Insulin-Stimulated Glucose Uptake Involves the Transition of Glucose Transporters to a Caveolae-Rich Fraction within the Plasma Membrane: Implications for Type II Diabetes

Insulin-Stimulated Glucose Uptake Involves the Transition of Glucose Transporters to a Caveolae-Rich Fraction within the Plasma Membrane: Implications for Type II Diabetes

Molecular Medicine, May 1996

8784789

Johanna Gustavsson, Santiago Parpal, Peter Strålfors

Adipose and muscle tissues express an insulin-sensitive glucose transporter (GLUT4). This transporter has been shown to translocate from intracellular stores to the plasma membrane following insulin stimulation. The molecular mechanisms signalling this event and the details of the translocation pathway remain unknown.
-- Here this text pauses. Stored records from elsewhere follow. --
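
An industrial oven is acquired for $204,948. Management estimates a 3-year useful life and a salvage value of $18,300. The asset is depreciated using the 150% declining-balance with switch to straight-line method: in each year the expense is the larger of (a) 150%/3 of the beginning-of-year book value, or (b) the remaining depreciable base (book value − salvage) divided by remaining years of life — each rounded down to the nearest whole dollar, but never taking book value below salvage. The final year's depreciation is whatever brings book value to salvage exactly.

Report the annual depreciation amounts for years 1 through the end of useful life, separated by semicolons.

Depreciable base = $204,948 − $18,300 = $186,648.
Year 1: DB = ⌊$204,948 × 150%/3⌋ = $102,474; SL = ⌊$186,648/3⌋ = $62,216 → take DB $102,474. Book value $102,474.
Year 2: DB = ⌊$102,474 × 150%/3⌋ = $51,237; SL = ⌊$84,174/2⌋ = $42,087 → take DB $51,237. Book value $51,237.
Year 3 (final): $51,237 − $18,300 = $32,937. Book value $18,300.

$102,474; $51,237; $32,937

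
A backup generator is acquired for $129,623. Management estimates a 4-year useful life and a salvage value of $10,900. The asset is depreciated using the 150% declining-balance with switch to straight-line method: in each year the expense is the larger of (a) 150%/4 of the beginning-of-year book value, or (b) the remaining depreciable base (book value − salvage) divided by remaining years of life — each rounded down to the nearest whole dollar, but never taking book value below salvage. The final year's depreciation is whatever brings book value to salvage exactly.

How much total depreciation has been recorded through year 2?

$78,988

Depreciable base = $129,623 − $10,900 = $118,723.
Year 1: DB = ⌊$129,623 × 150%/4⌋ = $48,608; SL = ⌊$118,723/4⌋ = $29,680 → take DB $48,608. Book value $81,015.
Year 2: DB = ⌊$81,015 × 150%/4⌋ = $30,380; SL = ⌊$70,115/3⌋ = $23,371 → take DB $30,380. Book value $50,635.
Accumulated through year 2 = $129,623 − $50,635 = $78,988.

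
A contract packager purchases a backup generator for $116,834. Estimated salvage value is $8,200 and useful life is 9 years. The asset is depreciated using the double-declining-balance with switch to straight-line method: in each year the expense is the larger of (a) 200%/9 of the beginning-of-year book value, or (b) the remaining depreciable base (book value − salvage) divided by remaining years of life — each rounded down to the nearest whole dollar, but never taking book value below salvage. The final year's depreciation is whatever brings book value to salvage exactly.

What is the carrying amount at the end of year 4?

Depreciable base = $116,834 − $8,200 = $108,634.
Year 1: DB = ⌊$116,834 × 200%/9⌋ = $25,963; SL = ⌊$108,634/9⌋ = $12,070 → take DB $25,963. Book value $90,871.
Year 2: DB = ⌊$90,871 × 200%/9⌋ = $20,193; SL = ⌊$82,671/8⌋ = $10,333 → take DB $20,193. Book value $70,678.
Year 3: DB = ⌊$70,678 × 200%/9⌋ = $15,706; SL = ⌊$62,478/7⌋ = $8,925 → take DB $15,706. Book value $54,972.
Year 4: DB = ⌊$54,972 × 200%/9⌋ = $12,216; SL = ⌊$46,772/6⌋ = $7,795 → take DB $12,216. Book value $42,756.

$42,756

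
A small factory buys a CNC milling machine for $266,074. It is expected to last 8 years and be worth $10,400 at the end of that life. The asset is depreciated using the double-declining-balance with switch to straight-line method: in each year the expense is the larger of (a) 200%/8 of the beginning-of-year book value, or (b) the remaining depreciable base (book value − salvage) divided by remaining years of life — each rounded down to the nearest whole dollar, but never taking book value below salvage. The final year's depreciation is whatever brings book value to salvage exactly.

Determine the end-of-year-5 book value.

$63,142

Depreciable base = $266,074 − $10,400 = $255,674.
Year 1: DB = ⌊$266,074 × 200%/8⌋ = $66,518; SL = ⌊$255,674/8⌋ = $31,959 → take DB $66,518. Book value $199,556.
Year 2: DB = ⌊$199,556 × 200%/8⌋ = $49,889; SL = ⌊$189,156/7⌋ = $27,022 → take DB $49,889. Book value $149,667.
Year 3: DB = ⌊$149,667 × 200%/8⌋ = $37,416; SL = ⌊$139,267/6⌋ = $23,211 → take DB $37,416. Book value $112,251.
Year 4: DB = ⌊$112,251 × 200%/8⌋ = $28,062; SL = ⌊$101,851/5⌋ = $20,370 → take DB $28,062. Book value $84,189.
Year 5: DB = ⌊$84,189 × 200%/8⌋ = $21,047; SL = ⌊$73,789/4⌋ = $18,447 → take DB $21,047. Book value $63,142.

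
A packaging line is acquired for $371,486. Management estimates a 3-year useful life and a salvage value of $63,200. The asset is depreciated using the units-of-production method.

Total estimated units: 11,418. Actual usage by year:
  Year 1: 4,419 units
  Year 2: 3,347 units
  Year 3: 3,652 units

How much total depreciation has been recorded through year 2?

$209,682

Depreciable base = $371,486 − $63,200 = $308,286.
Rate = $308,286 / 11,418 units = $27 per unit.
Year 1: 4,419 × $27 = $119,313. Book value $252,173.
Year 2: 3,347 × $27 = $90,369. Book value $161,804.
Accumulated through year 2 = $371,486 − $161,804 = $209,682.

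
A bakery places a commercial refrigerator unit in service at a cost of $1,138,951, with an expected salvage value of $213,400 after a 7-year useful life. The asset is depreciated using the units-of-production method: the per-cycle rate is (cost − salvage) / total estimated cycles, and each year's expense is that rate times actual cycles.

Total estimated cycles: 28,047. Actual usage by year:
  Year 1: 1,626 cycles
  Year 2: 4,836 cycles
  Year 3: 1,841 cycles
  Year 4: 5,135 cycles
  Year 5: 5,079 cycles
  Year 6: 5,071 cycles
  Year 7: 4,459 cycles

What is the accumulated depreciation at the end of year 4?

$443,454

Depreciable base = $1,138,951 − $213,400 = $925,551.
Rate = $925,551 / 28,047 cycles = $33 per cycle.
Year 1: 1,626 × $33 = $53,658. Book value $1,085,293.
Year 2: 4,836 × $33 = $159,588. Book value $925,705.
Year 3: 1,841 × $33 = $60,753. Book value $864,952.
Year 4: 5,135 × $33 = $169,455. Book value $695,497.
Accumulated through year 4 = $1,138,951 − $695,497 = $443,454.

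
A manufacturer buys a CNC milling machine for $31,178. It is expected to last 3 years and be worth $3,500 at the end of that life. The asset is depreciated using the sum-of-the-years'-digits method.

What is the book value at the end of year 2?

$8,113

Depreciable base = $31,178 − $3,500 = $27,678.
Sum of the years' digits = 3+2+1 = 6.
Year 1: $27,678 × 3/6 = $13,839. Book value $17,339.
Year 2: $27,678 × 2/6 = $9,226. Book value $8,113.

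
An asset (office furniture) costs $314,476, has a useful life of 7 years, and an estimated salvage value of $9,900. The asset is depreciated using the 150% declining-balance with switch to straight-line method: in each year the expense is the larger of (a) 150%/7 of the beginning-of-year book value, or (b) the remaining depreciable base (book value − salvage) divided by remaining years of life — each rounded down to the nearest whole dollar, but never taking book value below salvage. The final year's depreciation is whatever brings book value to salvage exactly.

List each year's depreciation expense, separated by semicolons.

$67,387; $52,947; $41,601; $35,660; $35,660; $35,660; $35,661

Depreciable base = $314,476 − $9,900 = $304,576.
Year 1: DB = ⌊$314,476 × 150%/7⌋ = $67,387; SL = ⌊$304,576/7⌋ = $43,510 → take DB $67,387. Book value $247,089.
Year 2: DB = ⌊$247,089 × 150%/7⌋ = $52,947; SL = ⌊$237,189/6⌋ = $39,531 → take DB $52,947. Book value $194,142.
Year 3: DB = ⌊$194,142 × 150%/7⌋ = $41,601; SL = ⌊$184,242/5⌋ = $36,848 → take DB $41,601. Book value $152,541.
Year 4: DB = ⌊$152,541 × 150%/7⌋ = $32,687; SL = ⌊$142,641/4⌋ = $35,660 → take SL $35,660. Book value $116,881.
Year 5: DB = ⌊$116,881 × 150%/7⌋ = $25,045; SL = ⌊$106,981/3⌋ = $35,660 → take SL $35,660. Book value $81,221.
Year 6: DB = ⌊$81,221 × 150%/7⌋ = $17,404; SL = ⌊$71,321/2⌋ = $35,660 → take SL $35,660. Book value $45,561.
Year 7 (final): $45,561 − $9,900 = $35,661. Book value $9,900.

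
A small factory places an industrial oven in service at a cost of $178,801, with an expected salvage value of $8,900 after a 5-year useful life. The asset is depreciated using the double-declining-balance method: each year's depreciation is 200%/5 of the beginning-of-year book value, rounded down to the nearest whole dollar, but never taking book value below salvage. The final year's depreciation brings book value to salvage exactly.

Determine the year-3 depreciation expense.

$25,747

Depreciable base = $178,801 − $8,900 = $169,901.
Year 1: ⌊$178,801 × 200%/5⌋ = $71,520. Book value $107,281.
Year 2: ⌊$107,281 × 200%/5⌋ = $42,912. Book value $64,369.
Year 3: ⌊$64,369 × 200%/5⌋ = $25,747. Book value $38,622.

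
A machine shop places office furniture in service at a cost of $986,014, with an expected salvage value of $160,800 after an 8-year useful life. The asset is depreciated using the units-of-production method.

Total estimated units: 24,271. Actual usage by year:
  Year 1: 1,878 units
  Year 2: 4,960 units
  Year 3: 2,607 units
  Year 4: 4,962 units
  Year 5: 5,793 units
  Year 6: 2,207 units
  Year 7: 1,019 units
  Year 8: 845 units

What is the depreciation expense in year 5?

Depreciable base = $986,014 − $160,800 = $825,214.
Rate = $825,214 / 24,271 units = $34 per unit.
Year 1: 1,878 × $34 = $63,852. Book value $922,162.
Year 2: 4,960 × $34 = $168,640. Book value $753,522.
Year 3: 2,607 × $34 = $88,638. Book value $664,884.
Year 4: 4,962 × $34 = $168,708. Book value $496,176.
Year 5: 5,793 × $34 = $196,962. Book value $299,214.

$196,962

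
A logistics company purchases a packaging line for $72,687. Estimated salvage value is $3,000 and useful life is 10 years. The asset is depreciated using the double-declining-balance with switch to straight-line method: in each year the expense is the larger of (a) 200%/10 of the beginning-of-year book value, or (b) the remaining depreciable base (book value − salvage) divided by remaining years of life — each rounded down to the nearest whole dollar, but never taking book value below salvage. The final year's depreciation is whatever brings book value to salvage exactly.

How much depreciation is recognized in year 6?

$4,763

Depreciable base = $72,687 − $3,000 = $69,687.
Year 1: DB = ⌊$72,687 × 200%/10⌋ = $14,537; SL = ⌊$69,687/10⌋ = $6,968 → take DB $14,537. Book value $58,150.
Year 2: DB = ⌊$58,150 × 200%/10⌋ = $11,630; SL = ⌊$55,150/9⌋ = $6,127 → take DB $11,630. Book value $46,520.
Year 3: DB = ⌊$46,520 × 200%/10⌋ = $9,304; SL = ⌊$43,520/8⌋ = $5,440 → take DB $9,304. Book value $37,216.
Year 4: DB = ⌊$37,216 × 200%/10⌋ = $7,443; SL = ⌊$34,216/7⌋ = $4,888 → take DB $7,443. Book value $29,773.
Year 5: DB = ⌊$29,773 × 200%/10⌋ = $5,954; SL = ⌊$26,773/6⌋ = $4,462 → take DB $5,954. Book value $23,819.
Year 6: DB = ⌊$23,819 × 200%/10⌋ = $4,763; SL = ⌊$20,819/5⌋ = $4,163 → take DB $4,763. Book value $19,056.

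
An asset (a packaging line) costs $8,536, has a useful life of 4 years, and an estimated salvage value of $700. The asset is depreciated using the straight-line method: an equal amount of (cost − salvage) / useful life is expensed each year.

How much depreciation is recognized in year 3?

$1,959

Depreciable base = $8,536 − $700 = $7,836.
Annual expense = $7,836 / 4 = $1,959.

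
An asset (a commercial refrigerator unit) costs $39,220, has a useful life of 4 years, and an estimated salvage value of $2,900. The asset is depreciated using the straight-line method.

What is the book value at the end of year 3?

Depreciable base = $39,220 − $2,900 = $36,320.
Annual expense = $36,320 / 4 = $9,080.
End of year 1: book value $30,140.
End of year 2: book value $21,060.
End of year 3: book value $11,980.

$11,980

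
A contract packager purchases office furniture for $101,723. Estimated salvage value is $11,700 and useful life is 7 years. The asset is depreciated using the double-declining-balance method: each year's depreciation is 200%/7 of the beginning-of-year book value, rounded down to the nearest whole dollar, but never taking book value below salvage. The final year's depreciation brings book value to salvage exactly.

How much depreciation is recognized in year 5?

$7,565

Depreciable base = $101,723 − $11,700 = $90,023.
Year 1: ⌊$101,723 × 200%/7⌋ = $29,063. Book value $72,660.
Year 2: ⌊$72,660 × 200%/7⌋ = $20,760. Book value $51,900.
Year 3: ⌊$51,900 × 200%/7⌋ = $14,828. Book value $37,072.
Year 4: ⌊$37,072 × 200%/7⌋ = $10,592. Book value $26,480.
Year 5: ⌊$26,480 × 200%/7⌋ = $7,565. Book value $18,915.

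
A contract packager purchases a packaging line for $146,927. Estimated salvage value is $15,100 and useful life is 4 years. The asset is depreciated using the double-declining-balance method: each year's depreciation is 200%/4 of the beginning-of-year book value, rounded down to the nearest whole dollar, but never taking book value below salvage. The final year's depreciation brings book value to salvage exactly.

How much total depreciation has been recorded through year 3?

Depreciable base = $146,927 − $15,100 = $131,827.
Year 1: ⌊$146,927 × 200%/4⌋ = $73,463. Book value $73,464.
Year 2: ⌊$73,464 × 200%/4⌋ = $36,732. Book value $36,732.
Year 3: ⌊$36,732 × 200%/4⌋ = $18,366. Book value $18,366.
Accumulated through year 3 = $146,927 − $18,366 = $128,561.

$128,561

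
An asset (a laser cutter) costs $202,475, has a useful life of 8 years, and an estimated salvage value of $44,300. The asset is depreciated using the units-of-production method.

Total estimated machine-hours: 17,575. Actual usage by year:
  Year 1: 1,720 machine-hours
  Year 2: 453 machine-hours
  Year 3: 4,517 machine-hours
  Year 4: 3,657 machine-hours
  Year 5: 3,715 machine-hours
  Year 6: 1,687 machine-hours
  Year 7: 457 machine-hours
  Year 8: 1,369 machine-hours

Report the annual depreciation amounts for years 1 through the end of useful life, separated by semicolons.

Depreciable base = $202,475 − $44,300 = $158,175.
Rate = $158,175 / 17,575 machine-hours = $9 per machine-hour.
Year 1: 1,720 × $9 = $15,480. Book value $186,995.
Year 2: 453 × $9 = $4,077. Book value $182,918.
Year 3: 4,517 × $9 = $40,653. Book value $142,265.
Year 4: 3,657 × $9 = $32,913. Book value $109,352.
Year 5: 3,715 × $9 = $33,435. Book value $75,917.
Year 6: 1,687 × $9 = $15,183. Book value $60,734.
Year 7: 457 × $9 = $4,113. Book value $56,621.
Year 8: 1,369 × $9 = $12,321. Book value $44,300.

$15,480; $4,077; $40,653; $32,913; $33,435; $15,183; $4,113; $12,321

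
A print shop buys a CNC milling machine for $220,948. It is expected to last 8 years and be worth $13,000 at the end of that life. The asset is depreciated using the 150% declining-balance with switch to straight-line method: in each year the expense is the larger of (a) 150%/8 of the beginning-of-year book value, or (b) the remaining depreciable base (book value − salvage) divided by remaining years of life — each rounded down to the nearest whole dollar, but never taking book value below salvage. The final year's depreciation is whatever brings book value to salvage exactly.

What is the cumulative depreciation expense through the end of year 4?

$124,656

Depreciable base = $220,948 − $13,000 = $207,948.
Year 1: DB = ⌊$220,948 × 150%/8⌋ = $41,427; SL = ⌊$207,948/8⌋ = $25,993 → take DB $41,427. Book value $179,521.
Year 2: DB = ⌊$179,521 × 150%/8⌋ = $33,660; SL = ⌊$166,521/7⌋ = $23,788 → take DB $33,660. Book value $145,861.
Year 3: DB = ⌊$145,861 × 150%/8⌋ = $27,348; SL = ⌊$132,861/6⌋ = $22,143 → take DB $27,348. Book value $118,513.
Year 4: DB = ⌊$118,513 × 150%/8⌋ = $22,221; SL = ⌊$105,513/5⌋ = $21,102 → take DB $22,221. Book value $96,292.
Accumulated through year 4 = $220,948 − $96,292 = $124,656.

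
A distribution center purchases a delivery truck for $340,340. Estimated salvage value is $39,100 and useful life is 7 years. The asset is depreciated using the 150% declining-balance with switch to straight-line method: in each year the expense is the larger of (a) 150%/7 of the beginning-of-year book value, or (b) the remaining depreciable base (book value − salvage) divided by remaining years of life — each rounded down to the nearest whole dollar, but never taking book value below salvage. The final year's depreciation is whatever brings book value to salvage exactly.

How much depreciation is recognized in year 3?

$45,023

Depreciable base = $340,340 − $39,100 = $301,240.
Year 1: DB = ⌊$340,340 × 150%/7⌋ = $72,930; SL = ⌊$301,240/7⌋ = $43,034 → take DB $72,930. Book value $267,410.
Year 2: DB = ⌊$267,410 × 150%/7⌋ = $57,302; SL = ⌊$228,310/6⌋ = $38,051 → take DB $57,302. Book value $210,108.
Year 3: DB = ⌊$210,108 × 150%/7⌋ = $45,023; SL = ⌊$171,008/5⌋ = $34,201 → take DB $45,023. Book value $165,085.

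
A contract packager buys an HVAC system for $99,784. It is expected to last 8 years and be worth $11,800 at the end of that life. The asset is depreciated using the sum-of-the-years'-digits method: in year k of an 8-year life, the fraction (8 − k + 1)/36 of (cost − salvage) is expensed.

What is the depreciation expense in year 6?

Depreciable base = $99,784 − $11,800 = $87,984.
Sum of the years' digits = 8+7+6+5+4+3+2+1 = 36.
Year 1: $87,984 × 8/36 = $19,552. Book value $80,232.
Year 2: $87,984 × 7/36 = $17,108. Book value $63,124.
Year 3: $87,984 × 6/36 = $14,664. Book value $48,460.
Year 4: $87,984 × 5/36 = $12,220. Book value $36,240.
Year 5: $87,984 × 4/36 = $9,776. Book value $26,464.
Year 6: $87,984 × 3/36 = $7,332. Book value $19,132.

$7,332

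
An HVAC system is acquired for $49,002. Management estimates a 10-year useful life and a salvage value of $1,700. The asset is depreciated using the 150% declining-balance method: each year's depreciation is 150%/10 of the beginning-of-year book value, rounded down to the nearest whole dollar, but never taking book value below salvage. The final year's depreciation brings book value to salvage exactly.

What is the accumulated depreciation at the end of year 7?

Depreciable base = $49,002 − $1,700 = $47,302.
Year 1: ⌊$49,002 × 150%/10⌋ = $7,350. Book value $41,652.
Year 2: ⌊$41,652 × 150%/10⌋ = $6,247. Book value $35,405.
Year 3: ⌊$35,405 × 150%/10⌋ = $5,310. Book value $30,095.
Year 4: ⌊$30,095 × 150%/10⌋ = $4,514. Book value $25,581.
Year 5: ⌊$25,581 × 150%/10⌋ = $3,837. Book value $21,744.
Year 6: ⌊$21,744 × 150%/10⌋ = $3,261. Book value $18,483.
Year 7: ⌊$18,483 × 150%/10⌋ = $2,772. Book value $15,711.
Accumulated through year 7 = $49,002 − $15,711 = $33,291.

$33,291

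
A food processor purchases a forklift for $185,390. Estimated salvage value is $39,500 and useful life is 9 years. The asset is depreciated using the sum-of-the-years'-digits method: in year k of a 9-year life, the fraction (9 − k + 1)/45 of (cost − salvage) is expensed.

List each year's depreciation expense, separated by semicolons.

Depreciable base = $185,390 − $39,500 = $145,890.
Sum of the years' digits = 9+8+7+6+5+4+3+2+1 = 45.
Year 1: $145,890 × 9/45 = $29,178. Book value $156,212.
Year 2: $145,890 × 8/45 = $25,936. Book value $130,276.
Year 3: $145,890 × 7/45 = $22,694. Book value $107,582.
Year 4: $145,890 × 6/45 = $19,452. Book value $88,130.
Year 5: $145,890 × 5/45 = $16,210. Book value $71,920.
Year 6: $145,890 × 4/45 = $12,968. Book value $58,952.
Year 7: $145,890 × 3/45 = $9,726. Book value $49,226.
Year 8: $145,890 × 2/45 = $6,484. Book value $42,742.
Year 9: $145,890 × 1/45 = $3,242. Book value $39,500.

$29,178; $25,936; $22,694; $19,452; $16,210; $12,968; $9,726; $6,484; $3,242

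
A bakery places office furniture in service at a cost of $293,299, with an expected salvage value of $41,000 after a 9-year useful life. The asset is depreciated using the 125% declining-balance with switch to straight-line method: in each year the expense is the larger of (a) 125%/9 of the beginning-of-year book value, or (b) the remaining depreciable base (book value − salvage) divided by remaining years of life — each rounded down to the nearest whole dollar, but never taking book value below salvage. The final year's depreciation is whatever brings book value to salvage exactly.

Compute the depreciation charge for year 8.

$24,054

Depreciable base = $293,299 − $41,000 = $252,299.
Year 1: DB = ⌊$293,299 × 125%/9⌋ = $40,735; SL = ⌊$252,299/9⌋ = $28,033 → take DB $40,735. Book value $252,564.
Year 2: DB = ⌊$252,564 × 125%/9⌋ = $35,078; SL = ⌊$211,564/8⌋ = $26,445 → take DB $35,078. Book value $217,486.
Year 3: DB = ⌊$217,486 × 125%/9⌋ = $30,206; SL = ⌊$176,486/7⌋ = $25,212 → take DB $30,206. Book value $187,280.
Year 4: DB = ⌊$187,280 × 125%/9⌋ = $26,011; SL = ⌊$146,280/6⌋ = $24,380 → take DB $26,011. Book value $161,269.
Year 5: DB = ⌊$161,269 × 125%/9⌋ = $22,398; SL = ⌊$120,269/5⌋ = $24,053 → take SL $24,053. Book value $137,216.
Year 6: DB = ⌊$137,216 × 125%/9⌋ = $19,057; SL = ⌊$96,216/4⌋ = $24,054 → take SL $24,054. Book value $113,162.
Year 7: DB = ⌊$113,162 × 125%/9⌋ = $15,716; SL = ⌊$72,162/3⌋ = $24,054 → take SL $24,054. Book value $89,108.
Year 8: DB = ⌊$89,108 × 125%/9⌋ = $12,376; SL = ⌊$48,108/2⌋ = $24,054 → take SL $24,054. Book value $65,054.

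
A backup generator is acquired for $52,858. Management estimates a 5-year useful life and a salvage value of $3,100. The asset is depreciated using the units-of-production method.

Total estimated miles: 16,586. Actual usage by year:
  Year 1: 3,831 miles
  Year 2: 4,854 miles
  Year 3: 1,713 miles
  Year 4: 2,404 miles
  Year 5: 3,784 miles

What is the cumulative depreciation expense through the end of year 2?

$26,055

Depreciable base = $52,858 − $3,100 = $49,758.
Rate = $49,758 / 16,586 miles = $3 per mile.
Year 1: 3,831 × $3 = $11,493. Book value $41,365.
Year 2: 4,854 × $3 = $14,562. Book value $26,803.
Accumulated through year 2 = $52,858 − $26,803 = $26,055.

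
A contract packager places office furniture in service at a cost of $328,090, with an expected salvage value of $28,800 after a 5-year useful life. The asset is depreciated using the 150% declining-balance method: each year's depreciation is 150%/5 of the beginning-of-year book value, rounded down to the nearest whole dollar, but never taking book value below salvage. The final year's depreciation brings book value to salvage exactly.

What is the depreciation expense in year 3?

$48,229

Depreciable base = $328,090 − $28,800 = $299,290.
Year 1: ⌊$328,090 × 150%/5⌋ = $98,427. Book value $229,663.
Year 2: ⌊$229,663 × 150%/5⌋ = $68,898. Book value $160,765.
Year 3: ⌊$160,765 × 150%/5⌋ = $48,229. Book value $112,536.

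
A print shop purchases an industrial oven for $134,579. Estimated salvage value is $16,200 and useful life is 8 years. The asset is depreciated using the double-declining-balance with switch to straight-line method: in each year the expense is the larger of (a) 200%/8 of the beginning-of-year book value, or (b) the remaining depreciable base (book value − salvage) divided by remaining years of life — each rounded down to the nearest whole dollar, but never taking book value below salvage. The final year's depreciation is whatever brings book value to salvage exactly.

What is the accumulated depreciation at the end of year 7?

Depreciable base = $134,579 − $16,200 = $118,379.
Year 1: DB = ⌊$134,579 × 200%/8⌋ = $33,644; SL = ⌊$118,379/8⌋ = $14,797 → take DB $33,644. Book value $100,935.
Year 2: DB = ⌊$100,935 × 200%/8⌋ = $25,233; SL = ⌊$84,735/7⌋ = $12,105 → take DB $25,233. Book value $75,702.
Year 3: DB = ⌊$75,702 × 200%/8⌋ = $18,925; SL = ⌊$59,502/6⌋ = $9,917 → take DB $18,925. Book value $56,777.
Year 4: DB = ⌊$56,777 × 200%/8⌋ = $14,194; SL = ⌊$40,577/5⌋ = $8,115 → take DB $14,194. Book value $42,583.
Year 5: DB = ⌊$42,583 × 200%/8⌋ = $10,645; SL = ⌊$26,383/4⌋ = $6,595 → take DB $10,645. Book value $31,938.
Year 6: DB = ⌊$31,938 × 200%/8⌋ = $7,984; SL = ⌊$15,738/3⌋ = $5,246 → take DB $7,984. Book value $23,954.
Year 7: DB = ⌊$23,954 × 200%/8⌋ = $5,988; SL = ⌊$7,754/2⌋ = $3,877 → take DB $5,988. Book value $17,966.
Accumulated through year 7 = $134,579 − $17,966 = $116,613.

$116,613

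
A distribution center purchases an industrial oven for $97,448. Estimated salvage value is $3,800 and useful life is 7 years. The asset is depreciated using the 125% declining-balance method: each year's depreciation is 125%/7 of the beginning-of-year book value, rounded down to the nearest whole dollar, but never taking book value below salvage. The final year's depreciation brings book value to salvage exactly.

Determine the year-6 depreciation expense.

$6,508

Depreciable base = $97,448 − $3,800 = $93,648.
Year 1: ⌊$97,448 × 125%/7⌋ = $17,401. Book value $80,047.
Year 2: ⌊$80,047 × 125%/7⌋ = $14,294. Book value $65,753.
Year 3: ⌊$65,753 × 125%/7⌋ = $11,741. Book value $54,012.
Year 4: ⌊$54,012 × 125%/7⌋ = $9,645. Book value $44,367.
Year 5: ⌊$44,367 × 125%/7⌋ = $7,922. Book value $36,445.
Year 6: ⌊$36,445 × 125%/7⌋ = $6,508. Book value $29,937.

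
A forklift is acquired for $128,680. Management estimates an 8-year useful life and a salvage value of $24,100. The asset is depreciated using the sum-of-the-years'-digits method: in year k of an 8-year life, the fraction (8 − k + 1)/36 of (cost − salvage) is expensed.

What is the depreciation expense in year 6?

Depreciable base = $128,680 − $24,100 = $104,580.
Sum of the years' digits = 8+7+6+5+4+3+2+1 = 36.
Year 1: $104,580 × 8/36 = $23,240. Book value $105,440.
Year 2: $104,580 × 7/36 = $20,335. Book value $85,105.
Year 3: $104,580 × 6/36 = $17,430. Book value $67,675.
Year 4: $104,580 × 5/36 = $14,525. Book value $53,150.
Year 5: $104,580 × 4/36 = $11,620. Book value $41,530.
Year 6: $104,580 × 3/36 = $8,715. Book value $32,815.

$8,715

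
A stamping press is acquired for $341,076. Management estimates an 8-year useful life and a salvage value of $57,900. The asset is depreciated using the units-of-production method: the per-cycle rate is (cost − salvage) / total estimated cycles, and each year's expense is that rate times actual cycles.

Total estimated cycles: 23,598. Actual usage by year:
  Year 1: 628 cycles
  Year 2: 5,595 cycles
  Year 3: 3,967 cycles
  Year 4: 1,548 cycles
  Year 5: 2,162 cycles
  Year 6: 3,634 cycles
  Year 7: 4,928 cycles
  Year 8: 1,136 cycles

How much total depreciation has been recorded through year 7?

Depreciable base = $341,076 − $57,900 = $283,176.
Rate = $283,176 / 23,598 cycles = $12 per cycle.
Year 1: 628 × $12 = $7,536. Book value $333,540.
Year 2: 5,595 × $12 = $67,140. Book value $266,400.
Year 3: 3,967 × $12 = $47,604. Book value $218,796.
Year 4: 1,548 × $12 = $18,576. Book value $200,220.
Year 5: 2,162 × $12 = $25,944. Book value $174,276.
Year 6: 3,634 × $12 = $43,608. Book value $130,668.
Year 7: 4,928 × $12 = $59,136. Book value $71,532.
Accumulated through year 7 = $341,076 − $71,532 = $269,544.

$269,544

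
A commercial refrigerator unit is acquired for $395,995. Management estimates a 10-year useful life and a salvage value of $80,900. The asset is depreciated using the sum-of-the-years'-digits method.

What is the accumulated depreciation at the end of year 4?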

In type II diabetes, the cellular transport of glucose in response to insulin is impaired, partly explaining why blood-glucose levels in patients are not lowered by insulin as in normal individuals. Isolated rat epididymal adipocytes were stimulated with insulin and subjected to subcellular fractionation and to measurement of glucose uptake. A caveolae-rich fraction was isolated from the plasma membranes after detergent solubilization and ultracentrifugal floatation in a sucrose gradient. Presence of GLUT4 and caveolin was determined by immunoblotting after SDS-PAGE. In freshly isolated adipocytes, insulin induced a rapid translocation of GLUT4 to the plasma membrane fraction, which was followed by a slower transition of the transporter into a detergent resistant caveolae-rich region of the plasma membrane. The insulin-stimulated appearance of transporters in the caveolae-rich fraction occurred in parallel with enhanced glucose uptake by cells. Treatment with isoproterenol plus adenosine deaminase rapidly inhibited insulin-stimulated glucose transport by 40%, and at the same time GLUT4 disappeared from the caveolae-rich fraction and from plasma membranes as a whole. Insulin stimulates glucose uptake in adipocytes by rapidly translocating GLUT4 from intracellular stores to the plasma membrane. This is followed by a slower transition of GLUT4 to the caveolae-rich regions of the plasma membrane, where glucose transport appears to take place. These results have implications for an understanding of the defect in glucose transport involved in type II diabetes.